If it sounds futuristic, then that's what it is - a peek into the next century by theoretical physicist Michio Kaku. In his new book Physics of the Future, Kaku talks about technologies that will change humanity. Despite Hollywood movies and doomsday sayers, Kaku portrays an optimistic picture. The underlying message is: Machines will come; we will have to embrace them, not resist their supremacy. Artificial intelligence will get smarter, but we will co-exist with it by ‘enhancing' or upgrading ourselves and by making it human-friendly.

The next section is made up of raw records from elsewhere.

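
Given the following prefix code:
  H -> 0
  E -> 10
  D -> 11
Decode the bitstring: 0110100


Decoding step by step:
Bits 0 -> H
Bits 11 -> D
Bits 0 -> H
Bits 10 -> E
Bits 0 -> H


Decoded message: HDHEH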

As a scientist who regularly presents TV shows and hosts a radio programme, Kaku, a professor at the City University of New York, says he gets a ringside view of what scientists are inventing. A lot of what he predicts about the near (present to 2030) and mid-century (2030 to 2070) future is similar to what other futurists, including Ray Kurzweil, have said - augmented reality (where information is fed directly to our retina), or robots (robolawyers or robosurgeons), or molecular medicines (nano rods that move in the bloodstream using magnetism). It is while talking about the far future - 2070 to 2100 - that he takes us on a provocative and freewheeling adventure.

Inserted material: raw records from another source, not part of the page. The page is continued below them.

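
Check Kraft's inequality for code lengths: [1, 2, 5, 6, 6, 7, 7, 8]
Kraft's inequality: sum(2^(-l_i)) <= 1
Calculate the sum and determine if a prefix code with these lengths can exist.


Sum = 2^(-1) + 2^(-2) + 2^(-5) + 2^(-6) + 2^(-6) + 2^(-7) + 2^(-7) + 2^(-8)
    = 0.5 + 0.25 + 0.03125 + 0.015625 + 0.015625 + 0.0078125 + 0.0078125 + 0.00390625
    = 213/256 = 0.83203125
Since 0.83203125 <= 1, Kraft's inequality IS satisfied.
A prefix code with these lengths CAN exist.

Kraft sum = 0.83203125. Satisfied.


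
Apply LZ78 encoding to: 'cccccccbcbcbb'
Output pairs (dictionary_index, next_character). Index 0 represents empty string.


LZ78 encoding steps:
Dictionary: {0: ''}
Step 1: w='' (idx 0), next='c' -> output (0, 'c'), add 'c' as idx 1
Step 2: w='c' (idx 1), next='c' -> output (1, 'c'), add 'cc' as idx 2
Step 3: w='cc' (idx 2), next='c' -> output (2, 'c'), add 'ccc' as idx 3
Step 4: w='c' (idx 1), next='b' -> output (1, 'b'), add 'cb' as idx 4
Step 5: w='cb' (idx 4), next='c' -> output (4, 'c'), add 'cbc' as idx 5
Step 6: w='' (idx 0), next='b' -> output (0, 'b'), add 'b' as idx 6
Step 7: w='b' (idx 6), end of input -> output (6, '')


Encoded: [(0, 'c'), (1, 'c'), (2, 'c'), (1, 'b'), (4, 'c'), (0, 'b'), (6, '')]


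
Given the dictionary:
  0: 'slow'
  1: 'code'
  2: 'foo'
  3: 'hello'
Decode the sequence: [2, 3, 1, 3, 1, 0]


Look up each index in the dictionary:
  2 -> 'foo'
  3 -> 'hello'
  1 -> 'code'
  3 -> 'hello'
  1 -> 'code'
  0 -> 'slow'

Decoded: "foo hello code hello code slow"


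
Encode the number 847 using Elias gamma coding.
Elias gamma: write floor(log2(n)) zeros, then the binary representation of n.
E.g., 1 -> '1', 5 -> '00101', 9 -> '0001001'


num_bits = floor(log2(847)) + 1 = 10
leading_zeros = num_bits - 1 = 9
binary(847) = 1101001111

Elias gamma(847) = '000000000' + '1101001111' = 0000000001101001111 (19 bits)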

The most fascinating, as also the most unbelievable prediction is Kaku's idea of a space elevator where humans will travel along a carbon nano-tube fibre thousands of miles long. "This could turn the economics of space travel upside down," he says. It was a concept that science fiction writer Arthur C. Clarke had popularised in 1979 and Rice University researchers provided initial credence to when they made a breakthrough composite fibre in 2009. Now, they are ‘one miracle' away from elevator-quality carbon fibres.
Although Kaku is a supporter of space travel and appreciates the work of companies such as Virgin Galactic, he believes that even after 100 years, most humans will be living on Earth.
But what about predictions and technology punditry that go off the mark?
Kurzweil, who has a place in the US National Inventors Hall of Fame, said at a TED conference in 2005 that "by 2010, computers will disappear; they will be so small they will be embedded in our clothing, in our environment." They aren't, even in 2011.
Kaku defends his work from other futurists. "I claim that this book is the most authentic look into the future because I have visited the top [300] scientists who are creating the future," he told Forbes India. To his credit, a lot of his predictions about nanotechnology and computing, in an interview with this writer in 1998 after the release of his book Visions, have come true. He had held back his verdict on HIV. "A cure may not be on the cards," he had said. And he was right.
Along with Kaku's predictions, come his cautions. By mid-century, he says, the biggest social impact of technological advancements would be on the job market. Jobs that require skills that robots lack - pattern recognition and common sense - will survive. Factory workers will see their jobs disappearing, as will low-level brokers, agents, tellers and accountants. Garbage collectors, police officers, gardeners and plumbers have their jobs secure.
There will be winners and losers among nations too: Those relying on ‘commodity capitalism' will see their economies shrink; those embracing ‘intellectual capitalism', science and technology will thrive.
Historically speaking, wealth has come from seminal scientific inventions and discovery, such as the steam engine in the 1800s, electricity in the early 1900s, computers and high technology in the 2000s, he says. "But politicians forget this. In hard times, they spend endless hours debating how to slice up the pie. I say, let us create a bigger pie."
For countries such as India, he believes, the challenge is to keep the scientific edge. "The East has to learn how to cultivate original thinkers, rather than just mimic the West. This means an overhaul of the education system, which now rewards class background and conformity."